The problem: Tension headaches

Too much screen time can lead to another form of digital eye strain: tension headaches. Reading dark text on a bright screen can lead to muscle spasms at the temples, reports the Huffington Post.

The Fix:

Adjust the contrast and brightness on your screen and try a mini-massage at the temples and around your eyes to combat fatigue and strain.

The Problem: Hearing loss

Pumping up the volume on your earbuds so you can hear Terry Gross over the roar of the subway can cause hearing loss and tinnitus (ringing in the ears). A study published in the Journal of American Medicine in 2010 reported that 20 percent of American adolescents aged 12 to 19 suffered from hearing loss, a 30% increase from numbers reported in 1988-1994. Experts attribute at least some of the rise to earbud use. And once they're damaged, the sensitive hair cells in your ear never grow back.

The Fix:

Turn down the volume. If people around you can hear the music from your earbuds or headphones, it's loud enough to cause damage to your ears.
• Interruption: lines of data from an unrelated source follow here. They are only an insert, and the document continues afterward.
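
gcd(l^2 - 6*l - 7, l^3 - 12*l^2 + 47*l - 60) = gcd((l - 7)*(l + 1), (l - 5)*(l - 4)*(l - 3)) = 1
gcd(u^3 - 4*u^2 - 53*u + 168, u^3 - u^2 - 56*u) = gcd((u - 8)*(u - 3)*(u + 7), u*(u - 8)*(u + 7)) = u^2 - u - 56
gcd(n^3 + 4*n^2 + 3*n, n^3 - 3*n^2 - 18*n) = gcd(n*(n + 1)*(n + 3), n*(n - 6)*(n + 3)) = n^2 + 3*n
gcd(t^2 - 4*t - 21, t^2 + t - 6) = t + 3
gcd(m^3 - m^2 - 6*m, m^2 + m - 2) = m + 2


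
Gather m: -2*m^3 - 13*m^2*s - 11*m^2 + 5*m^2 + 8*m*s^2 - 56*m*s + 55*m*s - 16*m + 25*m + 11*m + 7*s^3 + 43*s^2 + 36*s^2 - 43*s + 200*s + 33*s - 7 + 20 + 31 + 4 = -2*m^3 + m^2*(-13*s - 6) + m*(8*s^2 - s + 20) + 7*s^3 + 79*s^2 + 190*s + 48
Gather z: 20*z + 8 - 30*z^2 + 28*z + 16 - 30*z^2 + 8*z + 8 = -60*z^2 + 56*z + 32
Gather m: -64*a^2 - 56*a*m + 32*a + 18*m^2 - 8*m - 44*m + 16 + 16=-64*a^2 + 32*a + 18*m^2 + m*(-56*a - 52) + 32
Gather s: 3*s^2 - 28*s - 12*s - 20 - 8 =3*s^2 - 40*s - 28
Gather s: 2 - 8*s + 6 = 8 - 8*s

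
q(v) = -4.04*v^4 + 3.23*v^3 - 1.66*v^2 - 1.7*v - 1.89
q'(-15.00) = 56768.35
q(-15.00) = -215776.14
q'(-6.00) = 3857.62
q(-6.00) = -5984.97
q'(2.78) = -283.24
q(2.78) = -191.35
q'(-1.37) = 62.59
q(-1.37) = -25.21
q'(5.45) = -2347.94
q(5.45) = -3101.84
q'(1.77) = -66.83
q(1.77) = -31.84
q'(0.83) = -7.02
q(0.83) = -4.52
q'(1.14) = -16.83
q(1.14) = -8.02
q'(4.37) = -1179.77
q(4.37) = -1244.82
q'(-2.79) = 433.95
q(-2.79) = -325.01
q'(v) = -16.16*v^3 + 9.69*v^2 - 3.32*v - 1.7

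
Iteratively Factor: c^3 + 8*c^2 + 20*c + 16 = (c + 4)*(c^2 + 4*c + 4) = (c + 2)*(c + 4)*(c + 2)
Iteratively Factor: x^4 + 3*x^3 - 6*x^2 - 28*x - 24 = (x + 2)*(x^3 + x^2 - 8*x - 12) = (x - 3)*(x + 2)*(x^2 + 4*x + 4) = (x - 3)*(x + 2)^2*(x + 2)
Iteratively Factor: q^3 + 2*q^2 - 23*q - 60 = (q + 3)*(q^2 - q - 20) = (q - 5)*(q + 3)*(q + 4)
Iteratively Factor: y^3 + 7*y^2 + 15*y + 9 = (y + 3)*(y^2 + 4*y + 3) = (y + 1)*(y + 3)*(y + 3)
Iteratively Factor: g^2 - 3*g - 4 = (g + 1)*(g - 4)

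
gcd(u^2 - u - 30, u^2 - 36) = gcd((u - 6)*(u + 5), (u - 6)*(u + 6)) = u - 6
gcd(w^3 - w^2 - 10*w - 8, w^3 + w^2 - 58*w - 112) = w + 2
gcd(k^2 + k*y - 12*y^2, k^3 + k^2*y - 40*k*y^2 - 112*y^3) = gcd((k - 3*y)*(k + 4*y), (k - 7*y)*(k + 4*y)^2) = k + 4*y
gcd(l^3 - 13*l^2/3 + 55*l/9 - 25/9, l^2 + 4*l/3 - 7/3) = l - 1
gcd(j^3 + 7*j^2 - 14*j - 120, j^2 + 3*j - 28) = j - 4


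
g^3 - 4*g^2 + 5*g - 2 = (g - 2)*(g - 1)^2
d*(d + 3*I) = d^2 + 3*I*d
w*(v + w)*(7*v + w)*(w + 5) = 7*v^2*w^2 + 35*v^2*w + 8*v*w^3 + 40*v*w^2 + w^4 + 5*w^3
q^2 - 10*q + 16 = (q - 8)*(q - 2)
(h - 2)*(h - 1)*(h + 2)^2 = h^4 + h^3 - 6*h^2 - 4*h + 8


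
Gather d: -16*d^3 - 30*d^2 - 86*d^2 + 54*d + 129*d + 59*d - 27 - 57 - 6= -16*d^3 - 116*d^2 + 242*d - 90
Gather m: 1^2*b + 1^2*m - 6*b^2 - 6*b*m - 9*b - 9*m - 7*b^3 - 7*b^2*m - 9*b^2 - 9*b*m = -7*b^3 - 15*b^2 - 8*b + m*(-7*b^2 - 15*b - 8)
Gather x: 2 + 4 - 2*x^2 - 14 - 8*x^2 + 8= -10*x^2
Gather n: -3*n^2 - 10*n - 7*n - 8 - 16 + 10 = -3*n^2 - 17*n - 14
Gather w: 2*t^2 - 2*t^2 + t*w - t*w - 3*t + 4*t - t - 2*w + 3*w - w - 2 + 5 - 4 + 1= 0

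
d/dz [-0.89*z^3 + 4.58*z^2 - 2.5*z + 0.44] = -2.67*z^2 + 9.16*z - 2.5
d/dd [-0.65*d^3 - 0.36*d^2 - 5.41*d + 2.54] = -1.95*d^2 - 0.72*d - 5.41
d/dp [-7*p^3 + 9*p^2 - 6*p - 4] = -21*p^2 + 18*p - 6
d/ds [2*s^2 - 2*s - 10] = 4*s - 2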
According to an article from Stony Brook University School of Medicine, just one hour a day of listening to your earbuds could cause permanent damage; try alternating reading with listening on your commute.

The Problem: Neck Strain

These days, we're always looking down and hanging our heads: at our laptops and into our phones as we text. But this posture puts strain on the neck, which now has to support the weight of your head all on its own.

The Fix:

If you work on a laptop, place it on a stand that raises it to just below eye level; use this in conjunction with an external keyboard. Use a lower back support in your work chair to encourage good posture posture. Remember to take short breaks for shoulder rolls and neck stretches, since many of us hunch up our shoulders while we're working without even realizing it. Soothe sore muscles in the neck with ice and heat.

The Problem: Sitting Too much

More screen time means more sitting time, and a recent study in the American Journal of Epidemiology from the American Cancer Society found a link between long periods of leisure time sitting and a higher risk of death from all causes. In other words, sit more, die sooner. It doesn't matter if you run for half-an-hour after clocking out. No matter how much you exercise, studies have found, sitting for excessively long periods of time is a risk factor for early death.

The Fix:

Take movement breaks every 30 minutes, CNN reports. No excuses. "Our findings suggest this one behavior change could reduce your risk of death," said Keith Diaz, an associate research scientist in the Columbia University Department of Medicine.

The Takeaway

Like any tool, technology can be destructive if used incorrectly. Don't let tech's ability to help you earn a living from the comfort of your desk affect your health and longevity. Look away, get up, put the phone down—and maybe even go outside and smell the roses.